The NDP’s share dropped from 24 per cent to 15, while the Green party held steady at 4 per cent.
It would be foolish to read too much significance into the byelections. The results, however, do reflect the same trends as the national polls. The Liberals retain the momentum that has kept them in first place in the polls since Justin Trudeau became leader 14 months ago. Conservative support is stagnant, at best. Some cracks are appearing in their base, even Fortress Alberta.
Their negative attacks on Trudeau’s maturity and ability have done the Tories no good and may have hurt their cause.

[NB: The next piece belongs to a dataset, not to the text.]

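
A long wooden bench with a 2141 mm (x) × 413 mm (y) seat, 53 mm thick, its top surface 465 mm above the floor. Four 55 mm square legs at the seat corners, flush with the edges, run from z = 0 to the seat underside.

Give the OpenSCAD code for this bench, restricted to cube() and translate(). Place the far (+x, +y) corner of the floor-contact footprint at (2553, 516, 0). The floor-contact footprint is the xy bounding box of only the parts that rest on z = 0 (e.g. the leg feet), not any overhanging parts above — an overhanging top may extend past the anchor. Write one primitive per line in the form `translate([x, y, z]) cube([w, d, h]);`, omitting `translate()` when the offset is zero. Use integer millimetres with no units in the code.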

For the New Democrats, the 103 seats and official opposition status they won under the late Jack Layton, is as good as it will probably get. Despite the stellar parliamentary leadership of Thomas Mulcair, they seem destined to slip back to their accustomed third place, as the 60-odd per cent of Canadians who reject Stephen Harper’s Conservatives mostly choose the Liberals over the New Democrats as their default government. For Elizabeth May and her Greens, the numbers suggest more of the same — a fringe party clinging to one or two seats in Parliament.
There is nothing at this stage to indicate that any party has enough support, or momentum, to elect a majority government. Anything can happen between now and October 2015 when the next election is scheduled, but as matters stand, a minority government is a real possibility.
For Justin Trudeau, a minority Liberal government would be a huge breakthrough and a personal vindication. A minority Conservative government would be, for Trudeau, a smaller breakthrough, but a victory nonetheless — and an opportunity to continue to build. For Harper, reduction to a minority would signal the end of the road after nine years as prime minister.